This collection is a cabinet of curiosities compiled by Sydney-based Paul K (also known as PK or peakay). It contains rare book illustrations and drawings from digital repositories, covering a wide range of “styles, topics and time periods… from astronomy to zoology and from Art Nouveau to the Renaissance”, as indicated by PK. Each set of images are accompanied by a URL linking to the bibliodyssey website that contains the background commentaries. A book titled “BibliOdyssey : archival images from the Internet” was also published in 2007 based on the compilation. As of October 2015, more than 10,000 images have been uploaded to Flickr.
Display is “a curated collection of important modern, mid 20th century graphic design books, periodicals, advertisements and ephemera”. Developed by Kind Company, a web and print design agency based in New York, the intention was to spread awareness of Graphic Design as “a source of educational, historical and scholarly analysis for teachers, students, designers and independent researchers”. Images from Display are digitised from original items within the collection.
This collection was started as part of the “All Of Us Or None” (AOUON) archive project by Free Speech Movement activist Michael Rossman in 1977. The objective was “to gather and document posters of modern progressive movements in the United States”. The collection contains more than 20,000 political posters with a focus on “the domestic political poster renaissance that began in 1965 and continues to this day”. Users can search or browse the images.

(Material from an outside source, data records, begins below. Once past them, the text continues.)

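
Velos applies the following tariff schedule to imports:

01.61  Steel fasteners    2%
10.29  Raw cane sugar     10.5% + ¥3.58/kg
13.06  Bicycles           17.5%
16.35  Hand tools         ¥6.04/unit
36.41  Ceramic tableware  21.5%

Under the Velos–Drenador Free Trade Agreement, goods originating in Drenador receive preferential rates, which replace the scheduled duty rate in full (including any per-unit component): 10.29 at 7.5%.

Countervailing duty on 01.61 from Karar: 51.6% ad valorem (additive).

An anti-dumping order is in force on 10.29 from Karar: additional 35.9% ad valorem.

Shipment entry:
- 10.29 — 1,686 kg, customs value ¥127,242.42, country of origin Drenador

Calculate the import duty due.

¥9,543.18

Line 1 (10.29, Drenador, 1,686 kg, ¥127,242.42):
Base rate for 10.29 is 10.5% + ¥3.58/kg.
Origin Drenador qualifies under the Velos–Drenador agreement and 10.29 is covered: preferential rate 7.5% applies instead.
The additional-duty order on 10.29 targets Karar, not Drenador; it does not apply.
Duty = ¥127,242.42 × 7.5% = ¥9,543.18.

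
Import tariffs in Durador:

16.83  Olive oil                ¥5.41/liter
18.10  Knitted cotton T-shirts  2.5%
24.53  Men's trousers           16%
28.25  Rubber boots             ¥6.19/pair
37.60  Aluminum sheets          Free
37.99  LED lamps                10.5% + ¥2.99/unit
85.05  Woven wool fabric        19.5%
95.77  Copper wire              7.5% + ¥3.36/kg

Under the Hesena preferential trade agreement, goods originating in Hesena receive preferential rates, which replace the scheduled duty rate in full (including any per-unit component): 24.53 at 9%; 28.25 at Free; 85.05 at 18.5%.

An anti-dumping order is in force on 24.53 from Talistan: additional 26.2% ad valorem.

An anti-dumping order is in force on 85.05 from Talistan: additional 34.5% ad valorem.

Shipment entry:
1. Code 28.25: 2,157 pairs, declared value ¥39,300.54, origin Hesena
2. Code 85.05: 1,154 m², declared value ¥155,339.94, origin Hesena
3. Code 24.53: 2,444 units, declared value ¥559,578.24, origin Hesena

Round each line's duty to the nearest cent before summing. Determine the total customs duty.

Line 1 (28.25, Hesena, 2,157 pairs, ¥39,300.54):
Base rate for 28.25 is ¥6.19/pair.
Origin Hesena qualifies under the Durador–Hesena agreement and 28.25 is covered: preferential rate Free applies instead.
Duty = ¥39,300.54 × 0% = ¥0.00.
Line 2 (85.05, Hesena, 1,154 m², ¥155,339.94):
Base rate for 85.05 is 19.5%.
Origin Hesena qualifies under the Durador–Hesena agreement and 85.05 is covered: preferential rate 18.5% applies instead.
The additional-duty order on 85.05 targets Talistan, not Hesena; it does not apply.
Duty = ¥155,339.94 × 18.5% = ¥28,737.89.
Line 3 (24.53, Hesena, 2,444 units, ¥559,578.24):
Base rate for 24.53 is 16%.
Origin Hesena qualifies under the Durador–Hesena agreement and 24.53 is covered: preferential rate 9% applies instead.
The additional-duty order on 24.53 targets Talistan, not Hesena; it does not apply.
Duty = ¥559,578.24 × 9% = ¥50,362.04.
Total = ¥0.00 + ¥28,737.89 + ¥50,362.04 = ¥79,099.93.

¥79,099.93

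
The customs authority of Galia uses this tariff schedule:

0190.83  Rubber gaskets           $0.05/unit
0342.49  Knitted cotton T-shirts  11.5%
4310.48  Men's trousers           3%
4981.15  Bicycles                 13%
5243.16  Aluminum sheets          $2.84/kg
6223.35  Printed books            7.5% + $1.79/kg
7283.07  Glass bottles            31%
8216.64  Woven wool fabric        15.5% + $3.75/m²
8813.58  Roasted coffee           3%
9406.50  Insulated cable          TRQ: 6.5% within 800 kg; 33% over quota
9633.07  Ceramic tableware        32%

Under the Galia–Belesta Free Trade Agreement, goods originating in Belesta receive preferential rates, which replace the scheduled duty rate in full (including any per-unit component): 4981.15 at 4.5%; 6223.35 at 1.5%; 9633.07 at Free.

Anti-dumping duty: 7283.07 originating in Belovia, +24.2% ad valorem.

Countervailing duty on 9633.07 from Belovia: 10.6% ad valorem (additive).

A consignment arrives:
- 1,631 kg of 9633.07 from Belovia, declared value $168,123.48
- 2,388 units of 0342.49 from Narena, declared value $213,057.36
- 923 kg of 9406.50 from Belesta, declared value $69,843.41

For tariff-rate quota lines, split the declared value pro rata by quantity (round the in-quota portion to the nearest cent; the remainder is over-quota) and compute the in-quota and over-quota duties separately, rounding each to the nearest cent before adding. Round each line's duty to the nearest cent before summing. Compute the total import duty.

$103,128.49

Line 1 (9633.07, Belovia, 1,631 kg, $168,123.48):
Base rate for 9633.07 is 32%.
9633.07 has an FTA preferential rate, but origin Belovia is not Belesta; base rate stands.
Additional duty on 9633.07 from Belovia: +10.6%. Applied ad valorem rate: 32% + 10.6% = 42.6%.
Duty = $168,123.48 × 42.6% = $71,620.60.
Line 2 (0342.49, Narena, 2,388 units, $213,057.36):
Base rate for 0342.49 is 11.5%.
Duty = $213,057.36 × 11.5% = $24,501.60.
Line 3 (9406.50, Belesta, 923 kg, $69,843.41):
Code 9406.50 is under a tariff-rate quota (threshold 800 kg). In-quota: 800 kg at 6.5%; over-quota: 123 kg at 33%.
Pro-rata value split: in-quota = $69,843.41 × 800/923 = $60,536.00; over-quota = $69,843.41 − $60,536.00 = $9,307.41.
In-quota duty = $60,536.00 × 6.5% = $3,934.84. Over-quota duty = $9,307.41 × 33% = $3,071.45.
Line duty = $3,934.84 + $3,071.45 = $7,006.29.
Total = $71,620.60 + $24,501.60 + $7,006.29 = $103,128.49.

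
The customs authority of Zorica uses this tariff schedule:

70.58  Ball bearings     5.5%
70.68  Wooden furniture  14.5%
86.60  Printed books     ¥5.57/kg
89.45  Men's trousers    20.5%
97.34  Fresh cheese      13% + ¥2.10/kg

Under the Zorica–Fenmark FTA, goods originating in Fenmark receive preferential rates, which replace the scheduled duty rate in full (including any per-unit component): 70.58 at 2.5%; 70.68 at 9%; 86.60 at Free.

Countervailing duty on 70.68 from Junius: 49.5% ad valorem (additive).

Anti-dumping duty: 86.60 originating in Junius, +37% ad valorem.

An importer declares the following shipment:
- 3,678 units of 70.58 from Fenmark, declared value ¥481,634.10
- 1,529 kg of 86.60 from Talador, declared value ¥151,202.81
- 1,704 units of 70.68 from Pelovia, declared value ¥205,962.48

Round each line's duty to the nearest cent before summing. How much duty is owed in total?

¥50,421.94

Line 1 (70.58, Fenmark, 3,678 units, ¥481,634.10):
Base rate for 70.58 is 5.5%.
Origin Fenmark qualifies under the Zorica–Fenmark agreement and 70.58 is covered: preferential rate 2.5% applies instead.
Duty = ¥481,634.10 × 2.5% = ¥12,040.85.
Line 2 (86.60, Talador, 1,529 kg, ¥151,202.81):
Base rate for 86.60 is ¥5.57/kg.
86.60 has an FTA preferential rate, but origin Talador is not Fenmark; base rate stands.
The additional-duty order on 86.60 targets Junius, not Talador; it does not apply.
Duty = 1,529 × ¥5.57 = ¥8,516.53.
Line 3 (70.68, Pelovia, 1,704 units, ¥205,962.48):
Base rate for 70.68 is 14.5%.
70.68 has an FTA preferential rate, but origin Pelovia is not Fenmark; base rate stands.
The additional-duty order on 70.68 targets Junius, not Pelovia; it does not apply.
Duty = ¥205,962.48 × 14.5% = ¥29,864.56.
Total = ¥12,040.85 + ¥8,516.53 + ¥29,864.56 = ¥50,421.94.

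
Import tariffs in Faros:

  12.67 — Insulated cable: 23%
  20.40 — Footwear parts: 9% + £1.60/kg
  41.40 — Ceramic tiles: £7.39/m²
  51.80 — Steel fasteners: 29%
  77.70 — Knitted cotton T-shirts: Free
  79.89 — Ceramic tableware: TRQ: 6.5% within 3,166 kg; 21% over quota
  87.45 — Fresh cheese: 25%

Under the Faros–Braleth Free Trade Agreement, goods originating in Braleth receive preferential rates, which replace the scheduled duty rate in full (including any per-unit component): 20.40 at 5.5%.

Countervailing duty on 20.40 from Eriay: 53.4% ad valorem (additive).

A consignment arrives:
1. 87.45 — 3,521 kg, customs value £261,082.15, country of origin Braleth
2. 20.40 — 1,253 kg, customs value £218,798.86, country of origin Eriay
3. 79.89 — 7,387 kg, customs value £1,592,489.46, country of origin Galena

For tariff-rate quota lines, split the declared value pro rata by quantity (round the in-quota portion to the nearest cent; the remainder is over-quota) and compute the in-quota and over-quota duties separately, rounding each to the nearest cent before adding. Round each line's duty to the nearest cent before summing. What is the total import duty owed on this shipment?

£439,262.31

Line 1 (87.45, Braleth, 3,521 kg, £261,082.15):
Base rate for 87.45 is 25%.
Origin Braleth is the FTA partner but 87.45 is not on the preference list; base rate stands.
Duty = £261,082.15 × 25% = £65,270.54.
Line 2 (20.40, Eriay, 1,253 kg, £218,798.86):
Base rate for 20.40 is 9% + £1.60/kg.
20.40 has an FTA preferential rate, but origin Eriay is not Braleth; base rate stands.
Additional duty on 20.40 from Eriay: +53.4%. Applied ad valorem rate: 9% + 53.4% = 62.4%.
Duty = £218,798.86 × 62.4% + 1,253 × £1.60 = £138,535.29.
Line 3 (79.89, Galena, 7,387 kg, £1,592,489.46):
Code 79.89 is under a tariff-rate quota (threshold 3,166 kg). In-quota: 3,166 kg at 6.5%; over-quota: 4,221 kg at 21%.
Pro-rata value split: in-quota = £1,592,489.46 × 3,166/7,387 = £682,526.28; over-quota = £1,592,489.46 − £682,526.28 = £909,963.18.
In-quota duty = £682,526.28 × 6.5% = £44,364.21. Over-quota duty = £909,963.18 × 21% = £191,092.27.
Line duty = £44,364.21 + £191,092.27 = £235,456.48.
Total = £65,270.54 + £138,535.29 + £235,456.48 = £439,262.31.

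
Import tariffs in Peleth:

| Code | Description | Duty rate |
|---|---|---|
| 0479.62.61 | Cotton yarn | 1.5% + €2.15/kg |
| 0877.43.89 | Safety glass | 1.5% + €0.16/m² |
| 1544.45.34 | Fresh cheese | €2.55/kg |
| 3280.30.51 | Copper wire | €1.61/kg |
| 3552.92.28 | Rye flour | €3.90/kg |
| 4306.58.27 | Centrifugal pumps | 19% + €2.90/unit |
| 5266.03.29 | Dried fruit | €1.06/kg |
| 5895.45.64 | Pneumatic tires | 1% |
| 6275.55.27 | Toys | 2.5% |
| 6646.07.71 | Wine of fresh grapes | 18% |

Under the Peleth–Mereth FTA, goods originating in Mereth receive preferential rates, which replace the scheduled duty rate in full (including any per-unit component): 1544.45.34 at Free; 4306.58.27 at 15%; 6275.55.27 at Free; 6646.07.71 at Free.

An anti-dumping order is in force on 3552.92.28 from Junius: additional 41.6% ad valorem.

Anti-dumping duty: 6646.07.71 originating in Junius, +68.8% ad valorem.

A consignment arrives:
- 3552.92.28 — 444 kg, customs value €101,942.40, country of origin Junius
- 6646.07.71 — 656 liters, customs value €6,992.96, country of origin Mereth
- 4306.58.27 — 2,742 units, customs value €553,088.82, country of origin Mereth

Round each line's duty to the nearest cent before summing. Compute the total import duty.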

Since 2013, British Library released more than 1 million images to Flickr Commons. The images were obtained from the Library’s digitised collection of 65,000 books of the 17th, 18th and 19th century. The release of these images indicates the Library’s desire “to improve knowledge of and about them, to enable novel and unexpected ways of using them, and to begin working with researchers to explore and interpret large scale digital collections”. The images are arranged by different themes, such as book covers, illustrated letters, maps, flora and children book illustrations.
Vintage Printable provides images that are believed to be on public domain or out of copyright. Most of the images are focused on vintage naturalist or scientific illustrations. Users can search or browse by different categories.
Developed by The Open Knowledge Foundation, The Public Domain Review is “an online journal and not-for-profit project dedicated to promoting and celebrating the public domain in all its richness and variety”, as according to the website. Images in their collections are derived from a wide range of online archives, that are on public domain. The images are arranged by topics, where users can search or browse by time, style, genre, type, content and rights.
VADS is an “online resource for visual arts”. Over 12 years, VADS built a portfolio of visual art collections, which comprise of “over 100,000 images that are freely available and copyright cleared for use in learning, teaching and research in the UK”. These collections were contributed by various institutions in the UK. Through the site, users can search or browse by collections and themes. VADS also provides a series of resources that were built around the image collections by “specialist authors and lecturers”.
Viintage Graphics is a “public domain image repository” that focuses on the term “vintage”. Through their website, users can browse the images by collections.